Randy Newman is a codger, a stiff-lipped sloth weighed by his sarcasm and misanthropy bitching about it in a put-upon 9th ward singing voice. His turn-of-the-millennium image has generally been understood as dopey, Pixar-wholesome and antiquated, a tragic circumstance for a man capable of such incisive human comment. God, it’s going to be great to have him at the James Devin Moncus Theater for Acadiana Center for the Arts' fifth season of performances. Executive Director Gerd Wuestemann announced the grab via a teaser of the upcoming season, one that includes blue-eyed Shoals outfit St. Paul and the Broken Bones of Birmingham, and a Louisiana Crossroads mash up featuring the Blind Boys of Alabama and the Dirty Dozen Brass Band.

In the spirit of shared enthusiasm, I’ll choose not to hide my un-journalistic adoration of Newman’s early '70s work. While “Louisiana 1927” is a fine track, and Good Old Boys itself a fine record, I came to Newman by way of Harry Nilsson, himself an early fan of Newman’s songwriting. Newman made a cult name for himself in the '60s and early '70s as a songwriter, meaning you can find a lot of his material produced and performed by more auralgenic singers like this track featuring Irma Thomas and the entirety of Nilsson Sings Newman. Have you been poisoned by Family Guy? Can’t get past the avuncularity in his voice? I suggest starting there as a cure. Nilsson’s performance of “I’ll Be Home” is proof of an anthropomorphic God, who wants very badly for people to appreciate Randy Newman.

Once you're past all that superficiality and you’ve got it through your thick philistine skull that Newman is a genius, listen to “God's Song (That’s Why I Love Mankind)”, which I will go on record as saying is the most accurate portrayal of Yahweh’s attitude toward man (if you bracket off the New Testament). It’s hysterically funny, heartbreaking, chilling and provocative. Newman at his best.

Newmaniacs, as no one calls fans of Randy Newman, will have to wait until March 2016 to see the “Short People” troubadour, but they have a helluva line-up of distractions to appease them in the meantime, including the aforementioned performance by evangelical soul madness of Birmingham’s St. Paul and the Broken Bones. These guys have done a few dates opening for The Rolling Stones, performed on countless morning and evening talk shows and pretty much obliterated every crowd they’ve encountered.

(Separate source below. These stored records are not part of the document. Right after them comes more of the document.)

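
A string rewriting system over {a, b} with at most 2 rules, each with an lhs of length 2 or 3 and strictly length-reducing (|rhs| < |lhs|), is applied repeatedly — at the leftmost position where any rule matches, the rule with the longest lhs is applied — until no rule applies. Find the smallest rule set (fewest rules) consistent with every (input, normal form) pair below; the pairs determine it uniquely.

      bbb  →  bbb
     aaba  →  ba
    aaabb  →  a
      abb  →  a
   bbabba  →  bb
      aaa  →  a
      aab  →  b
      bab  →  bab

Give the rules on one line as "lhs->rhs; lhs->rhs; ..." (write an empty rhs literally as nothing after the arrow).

aa->; abb->a

  | bbb
  | aaba => ba
  | aaabb => abb => a
  | abb => a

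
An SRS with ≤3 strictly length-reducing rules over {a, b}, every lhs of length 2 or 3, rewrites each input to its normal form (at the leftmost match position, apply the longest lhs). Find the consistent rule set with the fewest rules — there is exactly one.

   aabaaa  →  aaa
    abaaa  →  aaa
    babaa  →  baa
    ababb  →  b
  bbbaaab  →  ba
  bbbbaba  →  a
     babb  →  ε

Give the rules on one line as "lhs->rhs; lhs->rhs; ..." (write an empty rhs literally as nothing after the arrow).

aab->; ab->; bb->

  | aabaaa => aaa
  | abaaa => aaa
  | babaa => baa
  | ababb => abb => b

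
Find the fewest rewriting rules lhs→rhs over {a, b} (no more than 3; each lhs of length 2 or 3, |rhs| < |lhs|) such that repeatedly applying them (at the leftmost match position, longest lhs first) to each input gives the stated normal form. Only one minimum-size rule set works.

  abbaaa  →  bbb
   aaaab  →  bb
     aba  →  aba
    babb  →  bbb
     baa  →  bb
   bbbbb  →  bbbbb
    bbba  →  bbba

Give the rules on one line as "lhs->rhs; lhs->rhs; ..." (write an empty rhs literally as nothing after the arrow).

aa->b; aaa->aa; abb->bb

  | abbaaa => bbaaa => bbaa => bbb
  | aaaab => aaab => aab => bb
  | aba
  | babb => bbb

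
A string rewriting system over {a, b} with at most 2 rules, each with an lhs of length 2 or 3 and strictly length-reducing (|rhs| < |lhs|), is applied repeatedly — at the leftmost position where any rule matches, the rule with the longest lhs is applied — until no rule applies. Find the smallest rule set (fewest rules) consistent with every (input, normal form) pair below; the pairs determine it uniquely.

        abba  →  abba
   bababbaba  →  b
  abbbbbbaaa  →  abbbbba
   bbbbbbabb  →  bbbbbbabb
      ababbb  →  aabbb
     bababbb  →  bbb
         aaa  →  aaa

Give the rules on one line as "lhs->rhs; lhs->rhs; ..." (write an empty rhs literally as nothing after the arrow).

  | abba
  | bababbaba => baabbaba => bbaba => bbaa => b
  | abbbbbbaaa => abbbbba
  | bbbbbbabb

aba->aa; baa->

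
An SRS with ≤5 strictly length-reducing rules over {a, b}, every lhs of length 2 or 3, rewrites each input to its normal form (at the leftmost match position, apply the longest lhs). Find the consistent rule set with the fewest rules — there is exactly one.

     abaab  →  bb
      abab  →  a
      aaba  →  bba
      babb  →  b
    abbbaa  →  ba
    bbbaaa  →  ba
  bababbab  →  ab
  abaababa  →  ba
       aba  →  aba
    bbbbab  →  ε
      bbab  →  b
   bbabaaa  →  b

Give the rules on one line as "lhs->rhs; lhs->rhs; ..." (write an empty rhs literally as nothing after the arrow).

aa->b; baa->a; bab->; bbb->

  | abaab => aab => bb
  | abab => a
  | aaba => bba
  | babb => b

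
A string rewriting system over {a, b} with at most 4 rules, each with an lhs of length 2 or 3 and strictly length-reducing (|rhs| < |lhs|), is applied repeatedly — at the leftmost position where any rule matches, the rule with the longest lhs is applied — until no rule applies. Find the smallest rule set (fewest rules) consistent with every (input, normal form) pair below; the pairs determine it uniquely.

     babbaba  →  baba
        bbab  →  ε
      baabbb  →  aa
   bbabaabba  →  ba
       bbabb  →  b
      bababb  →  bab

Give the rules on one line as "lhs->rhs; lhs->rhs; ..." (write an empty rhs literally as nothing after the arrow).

aab->; baa->b; bb->a

  | babbaba => baaaba => baba
  | bbab => aab => ε
  | baabbb => bbbb => abb => aa
  | bbabaabba => aabaabba => aabba => ba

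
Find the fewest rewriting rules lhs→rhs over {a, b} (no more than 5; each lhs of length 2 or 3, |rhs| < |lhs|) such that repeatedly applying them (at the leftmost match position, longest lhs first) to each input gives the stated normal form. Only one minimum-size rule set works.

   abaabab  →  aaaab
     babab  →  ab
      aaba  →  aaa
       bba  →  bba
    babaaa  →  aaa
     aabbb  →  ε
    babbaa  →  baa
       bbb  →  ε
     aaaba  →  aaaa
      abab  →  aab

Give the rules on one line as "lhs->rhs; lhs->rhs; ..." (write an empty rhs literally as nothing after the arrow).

  | abaabab => aaabab => aaaab
  | babab => ab
  | aaba => aaa
  | bba

aba->aa; abb->bb; bab->; bbb->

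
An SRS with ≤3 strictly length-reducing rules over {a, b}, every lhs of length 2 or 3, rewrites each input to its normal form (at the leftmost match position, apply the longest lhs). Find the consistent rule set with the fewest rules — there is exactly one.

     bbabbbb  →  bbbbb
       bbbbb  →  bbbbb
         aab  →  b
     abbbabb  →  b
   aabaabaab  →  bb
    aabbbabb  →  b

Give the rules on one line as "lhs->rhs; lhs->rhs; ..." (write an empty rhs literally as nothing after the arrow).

ab->b; abb->; bba->b

  | bbabbbb => bbbbb
  | bbbbb
  | aab => ab => b
  | abbbabb => babb => b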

“I think this is the biggest coup of the year for us,” says Wuestemann. “I absolutely love this band and they have had a meteoric rise in the scene over the past two years. It’s modern Southern soul at it’s best. Incredible vocals and horns, a groove as tight as a drum head and a depth of feeling grounded in the church background of the band’s founding."

There’s white-collaredness to their outfit, given that they’re all youngish white dudes, but front man Paul Janeway’s church background and sweaty soul call dismisses any pretense that his soul is appropriated. Their performances are simply electric. Check out this cover of an otherwise forgettable Paul McCartney track “Let Me Roll It.” The Nov. 14 show will be presented as a standing room event — Wuestemann’s a mensch for untethering the audience from the stodginess of theater chairs. You can’t watch a soul revue sitting down.

Hopefully, that’s plenty of material to whet your appetite for an outstanding performance season at the AcA. Wuestemann plans to release a full schedule once all performances are confirmed and dates are set in stone. But from the list I’ve seen, we’re in for a doozy.